= Charlotte Harris =

English portrait artist

Charlotte Harris (born 1981 in Ashford, Kent) is a portrait artist who currently works from her studio in Folkestone.

== Biography ==

Untitled by Charlotte Harris, winner of BP Portrait Award in 2003

Harris studied at Leeds Metropolitan University, during which time she worked as a studio assistant for the artist Tom Wood, whose work is featured in the collection of the National Portrait Gallery, London. At the age of 21, she won the BP Portrait Award in 2003 with a painting of her grandmother, described by Director, Sandy Nairne as "extraordinary and telling". She turned professional later that year after graduating with a 1st class Honours degree in Fine Art. The following year she exhibited in the Hunting Art Prize and at the Hart Gallery in Islington, London. The award-winning painting was purchased by Leeds Metropolitan University and is on display in the university buildings.

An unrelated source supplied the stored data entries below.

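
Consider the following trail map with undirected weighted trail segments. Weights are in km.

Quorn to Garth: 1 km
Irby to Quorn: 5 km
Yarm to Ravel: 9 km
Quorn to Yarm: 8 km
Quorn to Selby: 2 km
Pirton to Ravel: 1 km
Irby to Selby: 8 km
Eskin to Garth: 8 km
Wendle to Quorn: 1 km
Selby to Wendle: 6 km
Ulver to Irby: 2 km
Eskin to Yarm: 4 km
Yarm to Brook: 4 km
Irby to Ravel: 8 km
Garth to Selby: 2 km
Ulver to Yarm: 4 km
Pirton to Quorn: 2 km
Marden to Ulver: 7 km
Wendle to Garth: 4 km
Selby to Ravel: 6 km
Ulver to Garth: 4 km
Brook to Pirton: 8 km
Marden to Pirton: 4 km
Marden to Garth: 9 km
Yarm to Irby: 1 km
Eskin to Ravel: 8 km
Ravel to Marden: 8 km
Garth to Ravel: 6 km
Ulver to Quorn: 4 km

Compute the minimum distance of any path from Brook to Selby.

12 km

Enumerating some paths:
Brook → Yarm → Irby → Selby: 4+1+8 = 13
Brook → Pirton → Quorn → Garth → Selby: 8+2+1+2 = 13
Brook → Yarm → Irby → Quorn → Selby: 4+1+5+2 = 12
Cheapest is Brook → Yarm → Irby → Quorn → Selby at 12 km.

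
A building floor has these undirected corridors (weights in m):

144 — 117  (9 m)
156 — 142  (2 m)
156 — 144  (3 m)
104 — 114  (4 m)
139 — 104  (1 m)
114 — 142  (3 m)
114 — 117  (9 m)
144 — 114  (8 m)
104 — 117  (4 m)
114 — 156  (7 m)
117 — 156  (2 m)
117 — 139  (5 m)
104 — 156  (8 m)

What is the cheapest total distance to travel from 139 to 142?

8 m

Running Dijkstra from 139:
139: 0
104: 1  (via 139)
117: 5  (via 139)
114: 5  (via 104)
156: 7  (via 117)
142: 8  (via 114)
Shortest route: 139–104–114–142 = 8 m.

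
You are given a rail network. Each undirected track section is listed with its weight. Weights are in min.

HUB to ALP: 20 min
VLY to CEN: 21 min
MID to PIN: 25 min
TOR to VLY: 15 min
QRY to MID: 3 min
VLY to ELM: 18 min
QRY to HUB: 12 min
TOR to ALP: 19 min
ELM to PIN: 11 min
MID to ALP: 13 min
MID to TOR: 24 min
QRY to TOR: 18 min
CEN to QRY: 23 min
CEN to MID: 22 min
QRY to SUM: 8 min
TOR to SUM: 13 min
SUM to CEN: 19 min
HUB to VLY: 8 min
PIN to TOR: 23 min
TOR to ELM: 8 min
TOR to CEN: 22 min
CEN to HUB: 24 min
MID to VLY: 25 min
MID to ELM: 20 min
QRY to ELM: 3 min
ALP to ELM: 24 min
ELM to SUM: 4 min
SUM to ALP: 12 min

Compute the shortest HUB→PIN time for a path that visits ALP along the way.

47 min

Shortest HUB→ALP: HUB → ALP = 20
Shortest ALP→PIN: ALP → SUM → ELM → PIN = 27
Total via ALP: 20 + 27 = 47 min.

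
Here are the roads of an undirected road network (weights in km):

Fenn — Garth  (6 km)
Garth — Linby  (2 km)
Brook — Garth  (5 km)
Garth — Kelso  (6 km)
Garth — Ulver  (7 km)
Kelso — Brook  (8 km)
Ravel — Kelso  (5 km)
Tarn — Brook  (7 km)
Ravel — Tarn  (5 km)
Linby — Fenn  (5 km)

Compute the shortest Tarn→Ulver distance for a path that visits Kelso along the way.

Shortest Tarn→Kelso: Tarn–Ravel–Kelso = 10
Best Kelso to Ulver: Kelso–Garth–Ulver costing 13
Total via Kelso: 10 + 13 = 23 km.

23 km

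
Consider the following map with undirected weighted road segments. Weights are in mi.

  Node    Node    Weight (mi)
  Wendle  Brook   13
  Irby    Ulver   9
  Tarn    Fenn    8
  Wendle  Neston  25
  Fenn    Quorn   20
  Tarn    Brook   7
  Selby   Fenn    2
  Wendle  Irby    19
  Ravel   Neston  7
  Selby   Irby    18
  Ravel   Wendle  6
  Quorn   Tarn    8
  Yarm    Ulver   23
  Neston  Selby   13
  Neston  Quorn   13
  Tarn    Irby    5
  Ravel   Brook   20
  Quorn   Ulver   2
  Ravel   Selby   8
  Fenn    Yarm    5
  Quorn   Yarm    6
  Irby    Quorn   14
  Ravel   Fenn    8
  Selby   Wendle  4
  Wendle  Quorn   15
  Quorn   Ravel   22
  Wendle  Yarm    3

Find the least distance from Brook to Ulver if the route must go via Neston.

Shortest Brook→Neston: Brook → Wendle → Ravel → Neston = 26
Best Neston to Ulver: Neston → Quorn → Ulver costing 15
Total via Neston: 26 + 15 = 41 mi.

41 mi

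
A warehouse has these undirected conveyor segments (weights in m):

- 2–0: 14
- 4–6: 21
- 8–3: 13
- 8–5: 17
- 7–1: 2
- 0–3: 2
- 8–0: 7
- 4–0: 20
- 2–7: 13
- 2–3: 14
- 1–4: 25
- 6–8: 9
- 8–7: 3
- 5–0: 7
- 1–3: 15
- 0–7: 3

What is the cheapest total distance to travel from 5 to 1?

Shortest distances from 5:
5: 0
0: 7  (via 5)
3: 9  (via 0)
7: 10  (via 0)
1: 12  (via 7)
Shortest route: 5–0–7–1 = 12 m.

12 m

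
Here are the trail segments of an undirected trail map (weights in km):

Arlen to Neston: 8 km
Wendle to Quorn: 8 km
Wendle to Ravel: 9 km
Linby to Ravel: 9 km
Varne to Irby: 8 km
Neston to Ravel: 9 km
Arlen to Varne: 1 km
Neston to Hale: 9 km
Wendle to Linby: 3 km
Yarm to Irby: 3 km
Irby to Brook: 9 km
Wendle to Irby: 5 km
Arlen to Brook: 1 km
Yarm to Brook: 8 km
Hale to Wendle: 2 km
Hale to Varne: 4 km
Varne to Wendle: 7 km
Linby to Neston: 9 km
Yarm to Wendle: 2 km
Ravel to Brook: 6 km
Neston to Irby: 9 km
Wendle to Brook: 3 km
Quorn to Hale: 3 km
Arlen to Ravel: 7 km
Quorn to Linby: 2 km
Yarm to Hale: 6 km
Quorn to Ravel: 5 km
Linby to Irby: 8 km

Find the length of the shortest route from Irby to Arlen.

9 km

Candidate routes:
Irby → Wendle → Hale → Varne → Arlen: 5+2+4+1 = 12
Irby → Wendle → Brook → Arlen: 5+3+1 = 9
Irby → Brook → Arlen: 9+1 = 10
The minimum is 9 km via Irby → Wendle → Brook → Arlen.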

Harris's first commission was that of Vernon Scannell, writer and poet, who died in November 2007. Recent commissions have included a portrait of Hans Rausing, publisher, anthropologist and philanthropist and founder of the Sigrid Rausing Trust. Harris's portrait of the Rt. Rev. Richard Harries, Bishop of Oxford, was unveiled in April 2006 following a special service to mark the Bishop's retirement. Commissioned to portray the artistic director of the Bavarian State Theatre, Harris's painting of Sir Peter Jonas was unveiled in July 2006 at a ceremony in Munich.

As part of the BP Prize, Harris was commissioned to portray Dame Vivien Duffield and this piece is now part of the National Portrait Gallery's collection.

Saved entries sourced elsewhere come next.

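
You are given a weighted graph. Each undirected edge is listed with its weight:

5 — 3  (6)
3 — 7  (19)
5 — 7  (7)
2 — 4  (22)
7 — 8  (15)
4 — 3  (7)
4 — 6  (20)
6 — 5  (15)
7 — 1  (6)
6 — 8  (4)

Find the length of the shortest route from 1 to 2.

48

Compare a few routes:
1 - 7 - 3 - 4 - 2: 6+19+7+22 = 54
1 - 7 - 5 - 3 - 4 - 2: 6+7+6+7+22 = 48
The minimum is 48 via 1 - 7 - 5 - 3 - 4 - 2.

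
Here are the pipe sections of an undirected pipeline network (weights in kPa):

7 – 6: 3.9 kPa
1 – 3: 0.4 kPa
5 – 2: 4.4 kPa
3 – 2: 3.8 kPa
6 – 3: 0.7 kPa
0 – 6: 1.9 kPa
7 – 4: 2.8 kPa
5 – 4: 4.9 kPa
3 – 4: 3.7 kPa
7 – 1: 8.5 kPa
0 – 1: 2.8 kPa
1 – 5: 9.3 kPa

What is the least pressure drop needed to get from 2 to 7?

8.4 kPa

Shortest distances from 2:
2: 0
3: 3.8  (via 2)
1: 4.2  (via 3)
5: 4.4  (via 2)
6: 4.5  (via 3)
0: 6.4  (via 6)
4: 7.5  (via 3)
7: 8.4  (via 6)
Shortest route: 2 → 3 → 6 → 7 = 8.4 kPa.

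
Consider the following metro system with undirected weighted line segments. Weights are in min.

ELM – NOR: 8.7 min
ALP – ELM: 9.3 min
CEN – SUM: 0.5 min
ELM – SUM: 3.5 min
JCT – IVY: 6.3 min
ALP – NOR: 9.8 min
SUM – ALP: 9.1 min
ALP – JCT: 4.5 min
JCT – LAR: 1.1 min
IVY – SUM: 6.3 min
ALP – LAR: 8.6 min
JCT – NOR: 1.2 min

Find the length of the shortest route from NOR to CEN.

12.7 min

Compare a few routes:
NOR → JCT → ALP → SUM → CEN: 1.2+4.5+9.1+0.5 = 15.3
NOR → JCT → IVY → SUM → CEN: 1.2+6.3+6.3+0.5 = 14.3
NOR → ELM → SUM → CEN: 8.7+3.5+0.5 = 12.7
Cheapest is NOR → ELM → SUM → CEN at 12.7 min.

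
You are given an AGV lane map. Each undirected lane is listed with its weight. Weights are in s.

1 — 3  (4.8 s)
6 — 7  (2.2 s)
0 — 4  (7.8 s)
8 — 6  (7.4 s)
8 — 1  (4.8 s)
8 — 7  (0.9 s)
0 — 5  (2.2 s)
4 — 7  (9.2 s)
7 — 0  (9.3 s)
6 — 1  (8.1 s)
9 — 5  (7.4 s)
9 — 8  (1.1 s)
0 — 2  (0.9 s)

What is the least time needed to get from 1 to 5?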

In 2007 Harris completed two further commissions for the Leeds Metropolitan University – Portrait of Emma Beith outside Carnegie Hall and Portrait of Leanne Creighton, Louise Sweeney and Anne-Marie Watkinson. Both portraits feature outgoing sabbatical officers from the Student Union at the university and were commissioned as part of the celebrations marking the university's centenary year. Harris's most recent commission features Frank Brake, joint-founder of the wholesale food company Brake Bros Ltd.